Fellow grain corn, however, fared better, adding 0.1% to $3.57 ¾ a bushel for July, reducing below $1.55 a bushel its discount to wheat, which touched $1.71 ¾ a bushel early on Wednesday.

There will likely be more attention today on the Brazilian safrinha corn crop, which the USDA upgraded by 3m tonnes in the Wasde, and on which Brazil’s own crop bureau, Conab, will issue data later on (along with stats on other crops such as soybeans too).

However, on the more positive side for prices, besides the potential for some US acres lost to wetness, is the ethanol market, with data on Wednesday, somewhat overshadowed by the Wasde, showing US output of the biofuel matching an all-time high last week.

“Ethanol production matched the weekly production rate record of 992,000 barrels per day set back in December 2014,” CHS Hedging said.

“This is up from last week’s 972,000 barrels per day,” and production “has also moved above the 976,000 barrels-per-day average which is needed to match the USDA’s projected corn for ethanol demand” for 2014-15.

Ironically, the USDA in the Wasde cut its estimate for corn use in ethanol in 2014-15, citing findings of a report on US grain crushing up to April.

‘Slight tone of reluctance’

Meanwhile, soybeans for July added 0.3% to $9.52 a bushel, having actually been relatively favoured by the Wasde, which cut the estimate for US stocks, and closed lower with what Benson Quinn termed a “slight tone of reluctance”.

The broker added: “So far we are seeing no indication that the US crusher is slowing down and export shipments are on track to reach USDA’s latest forecast,” upgraded in the Wasde.

CHS noted that soybean basis, at US Gulf ports, was holding steady at $0.81 a bushel over futures.

Producer selling was “steady, though spotty”, it added, while there was “continued strength in the crush margins”.

Car trouble

Elsewhere, palm oil recovered some ground lost in the last session, on data from the Malaysian Palm Oil Board showing higher-than-expected Malaysian stocks, adding 0.2% to 2,295 ringgit a tonne.

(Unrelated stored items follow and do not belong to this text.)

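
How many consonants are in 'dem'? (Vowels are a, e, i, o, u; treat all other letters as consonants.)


Consonants in 'dem': d, m = 2 consonants.

2


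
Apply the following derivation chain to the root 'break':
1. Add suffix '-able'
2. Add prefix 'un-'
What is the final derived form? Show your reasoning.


Step 1: Add suffix '-able' to 'break' = 'breakable'
Step 2: Add prefix 'un-' to 'breakable' = 'unbreakable'

unbreakable


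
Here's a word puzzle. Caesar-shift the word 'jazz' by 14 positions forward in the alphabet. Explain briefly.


Shift each letter by 14: j -> x, a -> o, z -> n, z -> n. Result: 'xonn'.

xonn


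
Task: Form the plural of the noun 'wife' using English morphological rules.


Apply rule: Change -fe to -ves. 'wife' becomes 'wives'.

wives


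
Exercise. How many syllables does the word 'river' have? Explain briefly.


Break 'river' into syllables: riv-er -> riv | er = 2 syllables

2 syllables


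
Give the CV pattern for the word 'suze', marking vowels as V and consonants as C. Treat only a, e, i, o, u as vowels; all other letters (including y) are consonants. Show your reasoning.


Letter mapping: s = C, u = V, z = C, e = V.

CVCV


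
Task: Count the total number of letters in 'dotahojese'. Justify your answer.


Spell out 'dotahojese' and number each letter: d(1), o(2), t(3), a(4), h(5), o(6), j(7), e(8), s(9), e(10). Total: 10 letters.

10


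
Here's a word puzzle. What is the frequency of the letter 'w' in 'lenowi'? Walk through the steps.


Letter 'w' in 'lenowi': found at position(s) 5 = 1 occurrence(s).

1


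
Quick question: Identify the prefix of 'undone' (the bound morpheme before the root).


The word 'undone' = 'un' (prefix) + 'done' (root). The prefix is 'un'.

un


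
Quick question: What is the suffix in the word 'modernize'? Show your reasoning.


The word 'modernize' = 'modern' (root) + '-ize' (suffix). The suffix is '-ize'.

ize


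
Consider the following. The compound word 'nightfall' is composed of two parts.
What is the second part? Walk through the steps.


Split 'nightfall' into 'night' + 'fall'. The second part is 'fall'.

fall


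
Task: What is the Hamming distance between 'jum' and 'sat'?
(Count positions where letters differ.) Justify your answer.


Alignment:
Position 1: 'j' vs 's' = DIFFER
Position 2: 'u' vs 'a' = DIFFER
Position 3: 'm' vs 't' = DIFFER
Total differences: 3

3


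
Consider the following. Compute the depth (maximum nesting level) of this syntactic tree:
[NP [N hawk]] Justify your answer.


Count bracket nesting levels:
'[' at pos 0: depth = 1
'[' at pos 4: depth = 2
Maximum depth reached: 2

2


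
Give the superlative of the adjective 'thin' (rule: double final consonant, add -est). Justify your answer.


Apply superlative formation (double final consonant, add -est): 'thin' -> 'thinnest'.

thinnest


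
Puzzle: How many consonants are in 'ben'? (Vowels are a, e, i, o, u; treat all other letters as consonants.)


Consonants in 'ben': b, n = 2 consonants.

2


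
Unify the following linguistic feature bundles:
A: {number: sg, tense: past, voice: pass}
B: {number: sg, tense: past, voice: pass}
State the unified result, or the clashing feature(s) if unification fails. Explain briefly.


Compare features:
number: A=sg vs B=sg -> unified: sg
tense: A=past vs B=past -> unified: past
voice: A=pass vs B=pass -> unified: pass
No clashes found.

Unified: {number: sg, tense: past, voice: pass}


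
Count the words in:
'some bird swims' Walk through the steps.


Split into words: some | bird | swims = 3 words.

3


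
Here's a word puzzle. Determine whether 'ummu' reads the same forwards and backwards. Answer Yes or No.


Forward: 'ummu'
Reversed: 'ummu'
They are identical.

Yes


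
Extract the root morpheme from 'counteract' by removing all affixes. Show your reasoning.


Remove prefix 'counter' from 'counteract' to get root 'act'.

act


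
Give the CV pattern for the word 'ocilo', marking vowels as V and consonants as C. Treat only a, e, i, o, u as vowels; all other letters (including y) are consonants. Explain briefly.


Letter mapping: o = V, c = C, i = V, l = C, o = V.

VCVCV


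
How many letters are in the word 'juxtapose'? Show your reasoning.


Spell out 'juxtapose' and number each letter: j(1), u(2), x(3), t(4), a(5), p(6), o(7), s(8), e(9). Total: 9 letters.

9


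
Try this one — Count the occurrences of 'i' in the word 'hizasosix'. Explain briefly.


Letter 'i' in 'hizasosix': found at position(s) 2, 8 = 2 occurrence(s).

2


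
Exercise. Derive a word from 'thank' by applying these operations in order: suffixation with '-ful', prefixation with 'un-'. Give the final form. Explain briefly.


Step 1: Add suffix '-ful' to 'thank' = 'thankful'
Step 2: Add prefix 'un-' to 'thankful' = 'unthankful'

unthankful


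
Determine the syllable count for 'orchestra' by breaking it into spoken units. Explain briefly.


Break 'orchestra' into syllables: or-ches-tra -> or | ches | tra = 3 syllables

3 syllables


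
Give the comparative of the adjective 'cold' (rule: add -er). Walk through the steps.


Apply comparative formation (add -er): 'cold' -> 'colder'.

colder


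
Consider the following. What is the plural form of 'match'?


Apply rule: Add -es (sibilant/fricative ending). 'match' becomes 'matches'.

matches


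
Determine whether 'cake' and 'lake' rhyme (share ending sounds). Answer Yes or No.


Rime (stressed vowel + following sounds) of 'cake': -ake = /eɪk/
Rime of 'lake': -ake = /eɪk/
/eɪk/ and /eɪk/ are the same ending sound, so the words rhyme.

Yes


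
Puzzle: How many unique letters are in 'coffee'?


Unique letters in 'coffee': {c, e, f, o} = 4 distinct letters.

4


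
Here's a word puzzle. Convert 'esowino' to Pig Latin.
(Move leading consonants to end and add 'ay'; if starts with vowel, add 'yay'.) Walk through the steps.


'esowino' starts with a vowel, so add 'yay': 'esowinoyay'.

esowinoyay


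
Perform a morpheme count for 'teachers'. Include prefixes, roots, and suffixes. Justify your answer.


Decomposition: teach (root) + -er (suffix) + -s (plural) = 3 morpheme(s)

3 morphemes


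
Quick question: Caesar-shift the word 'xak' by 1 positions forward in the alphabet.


Shift each letter by 1: x -> y, a -> b, k -> l. Result: 'ybl'.

ybl


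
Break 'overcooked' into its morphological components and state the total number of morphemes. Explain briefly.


Step 1: Identify prefix: 'over' (meaning: excessively)
Step 2: Identify root: 'cook'
Step 3: Identify suffix(es): 'ed'
Decomposition: over- (prefix: excessively) + cook (root) + -ed (suffix: past)
Total morphemes: 3

3 morphemes (over- (prefix: excessively) + cook (root) + -ed (suffix: past))


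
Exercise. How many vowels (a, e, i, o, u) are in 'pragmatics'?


Vowels in 'pragmatics': a, a, i = 3 vowels.

3


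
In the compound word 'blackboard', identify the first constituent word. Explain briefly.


Split 'blackboard' into 'black' + 'board'. The first part is 'black'.

black


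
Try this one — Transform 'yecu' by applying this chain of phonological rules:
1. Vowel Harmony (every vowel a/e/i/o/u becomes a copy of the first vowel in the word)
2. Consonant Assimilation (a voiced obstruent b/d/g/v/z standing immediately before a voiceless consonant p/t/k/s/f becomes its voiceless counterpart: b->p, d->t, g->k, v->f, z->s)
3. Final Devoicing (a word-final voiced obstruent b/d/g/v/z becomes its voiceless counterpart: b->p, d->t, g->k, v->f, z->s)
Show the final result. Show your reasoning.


Starting form: 'yecu'
Rule 1: Vowel Harmony: all vowels become 'e' (matching first vowel). 'yecu' -> 'yece'
Rule 2: Consonant Assimilation: no voiced obstruent (b/d/g/v/z) stands immediately before a voiceless consonant (p/t/k/s/f). No change.
Rule 3: Final Devoicing: the word ends in the vowel 'e', not a consonant. No change.
Final form: 'yece'

yece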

The Wasde was actually somewhat helpful in tone for prices of rival vegetable oil soyoil, in cutting by 55m pounds to 1.36bn pounds the estimate for US stocks at the close of 2015-16, reflecting increased estimates for biodiesel usage in both 2014-15 and next season.

Chicago soyoil itself for July added 0.5% to 34.03 cents a pound.

However, on the downside for prices of palm oil, and therefore vegetable oils overall, carmaker BMW has reportedly warned that B10, ie 10% biodiesel in diesel, which Malaysia is trying to promote may cause engine damage.